In the living room, the entrance from the foyer (not shown) was widened to allow the two spaces to share daylight. The soaring fireplace and existing ceiling beams were kept to preserve the home's original charm, while new furnishings, bamboo shades, and earthy tones were added to update the look.
The dining room, which segues from the kitchen to the backyard patio, merely required redecorating. Like the rest of the home, its eclectic style now mingles Spanish Colonial elements with contemporary touches. Light-color rattan chairs, a dark table, an antique icebox, and a hefty iron chandelier imbue the space with texture and style.

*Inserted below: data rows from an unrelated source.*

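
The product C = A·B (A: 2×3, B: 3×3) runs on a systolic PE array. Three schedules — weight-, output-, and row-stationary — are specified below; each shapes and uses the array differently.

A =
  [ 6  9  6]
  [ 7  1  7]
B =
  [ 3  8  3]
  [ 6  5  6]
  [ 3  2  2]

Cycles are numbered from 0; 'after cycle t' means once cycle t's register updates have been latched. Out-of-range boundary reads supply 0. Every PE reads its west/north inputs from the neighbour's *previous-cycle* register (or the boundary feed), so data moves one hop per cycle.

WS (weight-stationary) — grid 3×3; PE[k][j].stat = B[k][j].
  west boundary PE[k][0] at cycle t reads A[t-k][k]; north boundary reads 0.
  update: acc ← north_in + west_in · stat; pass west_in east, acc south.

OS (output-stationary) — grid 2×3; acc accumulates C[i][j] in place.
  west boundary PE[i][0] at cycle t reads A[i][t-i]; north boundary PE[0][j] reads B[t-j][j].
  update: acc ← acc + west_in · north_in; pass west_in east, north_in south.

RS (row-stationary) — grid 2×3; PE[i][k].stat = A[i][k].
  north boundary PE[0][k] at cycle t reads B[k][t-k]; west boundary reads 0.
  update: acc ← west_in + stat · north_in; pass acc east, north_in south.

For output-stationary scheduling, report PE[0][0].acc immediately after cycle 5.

PE[0][0].acc = 90

OS on a 2×3 grid — tracing PE[0][0] and its feeders:
  cycle 0: PE[0][0] → acc 18, east 6, south 3
  cycle 1: PE[0][0] → acc 72, east 9, south 6
  cycle 2: PE[0][0] → acc 90, east 6, south 3
  cycle 3: PE[0][0] → acc 90, east 0, south 0
  cycle 4: PE[0][0] → acc 90, east 0, south 0
  cycle 5: PE[0][0] → acc 90, east 0, south 0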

In the kitchen, worn surfaces, outdated styling, and inexpensive appliances once cheapened the look. Out they went, to be replaced by contemporary Euro-style cabinetry, stainless-steel accents, professional-style appliances, and a full complement of modern amenities.
Next, the renovator opened an archway between the kitchen and the breakfast nook. Today, a large bay window makes the space even more inviting. A blend of old-world lighting, Art Deco-inspired furniture, and a colorful contemporary painting continue the home's eclectic mix of styles.
Before, the family room was an addition accessed only through a small doorway; reframing its entrance tied it into the kitchen, ideal for entertaining purposes. New French doors provide an easy transition between indoors and out. Bamboo blinds, a Moroccan rug, and rustic reds and browns give the room an earthy ambience.
The master bath, like the kitchen, now exhibits a sleek look. The space features contemporary fixtures, a Japanese soaking tub, and an open shower. Glass mosaic tiles in pearlescent browns and greens mixed with other tiles of varying sizes and sheens add warmth to the streamlined space.
Despite the sleek features, the master bath maintains an inviting, organic feel thanks to a palette of earth tones. A farmhouse sink provides an unexpected splash of vintage style amid the classic tiles.
Prior to this renovation, the home suffered from fragmented spaces that inhibited flow. As a result, it was necessary to make changes to the existing floor plan to restore the original charm. The home's flow opened as walls came down and archways between rooms were enlarged.
With four bedrooms upstairs, the home didn't need the main-level bedroom and full bath. So the bedroom door was removed, opening the room to the foyer and allowing the space to be converted into a library. Next, the renovator enlarged existing archways to link the kitchen, breakfast nook, and family room. Those changes made better use of the space while improving the main level's room-to-room flow.
The home's previous upstairs floor plan forced traffic down a narrow hallway to the narrow rooms, giving the entire upper level a claustrophobic feel.
Reconfiguring two bedrooms, a laundry, and a bath made room for a spacious master suite and vestibule-style landing at the top of the stairs. Every room of the renovated home is now comfortable and architecturally interesting--exactly the result the owner wanted.